Speaking truth to power
Previous years mostly saw interest from journalists and tech-for-good enthusiasts. This year was different, with a lot more government bodies reaching out to us. We’ve been invited to more and more conferences involving both public and private institutions who want to understand how technology might be used to benefit and empower the most vulnerable in our society.
These events have included the World Refugee Council in San Francisco, the OECD Annual Conference, we’ve even been invited to speak about our work for the opening of SXSW just before Bernie Sanders got on stage.
We don’t seek to become political ourselves, we are and always will be a neutral observer and advisor to those who want to learn more about one of this age’s critical issues. But it’s still heartening to see some appetite for positive change from some unexpected corners. Who’d have thought we’d find ourselves addressing some of the biggest names in the fossil fuel industry at the ONS conference on the subject of climate change.
Admittedly, nothing has been implemented yet to fix things, but these things take time. We’ll continue leading by example by keeping refugees at the heart of everything we do.
Growing confidence together
At our Global Summit last year, one in every five attendees was a refugee. This year it was one in four, and one in three of our speakers, including former Prime Minister of Greece, George Papandreou.

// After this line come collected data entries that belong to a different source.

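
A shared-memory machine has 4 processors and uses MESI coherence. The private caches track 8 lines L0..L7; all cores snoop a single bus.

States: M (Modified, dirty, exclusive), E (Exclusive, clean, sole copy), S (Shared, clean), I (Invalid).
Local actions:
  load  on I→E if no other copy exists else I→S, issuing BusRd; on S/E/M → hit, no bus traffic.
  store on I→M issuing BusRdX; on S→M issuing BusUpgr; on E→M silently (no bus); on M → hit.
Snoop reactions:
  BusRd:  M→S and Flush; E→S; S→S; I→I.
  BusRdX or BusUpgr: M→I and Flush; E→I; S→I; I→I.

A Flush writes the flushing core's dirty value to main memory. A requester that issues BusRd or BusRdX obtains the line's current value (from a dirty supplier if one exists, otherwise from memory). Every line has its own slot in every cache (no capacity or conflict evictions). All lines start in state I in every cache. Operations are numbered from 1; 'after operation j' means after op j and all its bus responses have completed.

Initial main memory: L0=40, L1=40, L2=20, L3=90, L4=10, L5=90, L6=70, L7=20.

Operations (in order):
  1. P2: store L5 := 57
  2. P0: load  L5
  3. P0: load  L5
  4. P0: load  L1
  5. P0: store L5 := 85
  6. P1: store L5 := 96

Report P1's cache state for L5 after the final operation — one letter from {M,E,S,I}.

[1] P2: store L5 := 57 | P0:I, P1:I, P2:M(57), P3:I | bus: BusRdX
[2] P0: load  L5 | P0:S(57), P1:I, P2:S(57), P3:I | bus: BusRd,Flush
[3] P0: load  L5 | P0:S(57), P1:I, P2:S(57), P3:I | bus: none
[4] P0: load  L1 | P0:E(40), P1:I, P2:I, P3:I | bus: BusRd
[5] P0: store L5 := 85 | P0:M(85), P1:I, P2:I, P3:I | bus: BusUpgr
[6] P1: store L5 := 96 | P0:I, P1:M(96), P2:I, P3:I | bus: BusRdX,Flush

state = M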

We’ve stayed true to the mission statement with which we launched. This year has only boosted my confidence that refugee talent exists, and can come to the forefront of real-world solutions when it’s given the space to do so. These people aren’t helpless, our work isn’t a short-lived euphoria.
So, looking ahead. In 2019, we’ll be calling for more quality technology that stands up to robust ethical scrutiny, like the five winners of the Techfugees Global Challenges. We’ll also continue engaging with policy-makers at the right level to ensure it’s a strong year for the tech for good movement.
These partnerships will be critical. Mark Zuckerberg’s farcical appearance before the US Congress this year proves that politicians need help even knowing what questions to ask, let alone how to formulate solutions to the problem of data ethics.
Government bodies need to get a firm grip on technology. Cyber warfare is the new frontier of geopolitics, with the British NHS falling victim to an attack this year. Meanwhile, social media fuelling the gilets jaunes protests across France shows that tech-driven headaches aren’t just issues of foreign policy.
It’s set to be a big year, and Techfugees stand ready to pitch in with our engaged, informed pool of refugee talent, helping craft solutions that work for everyone.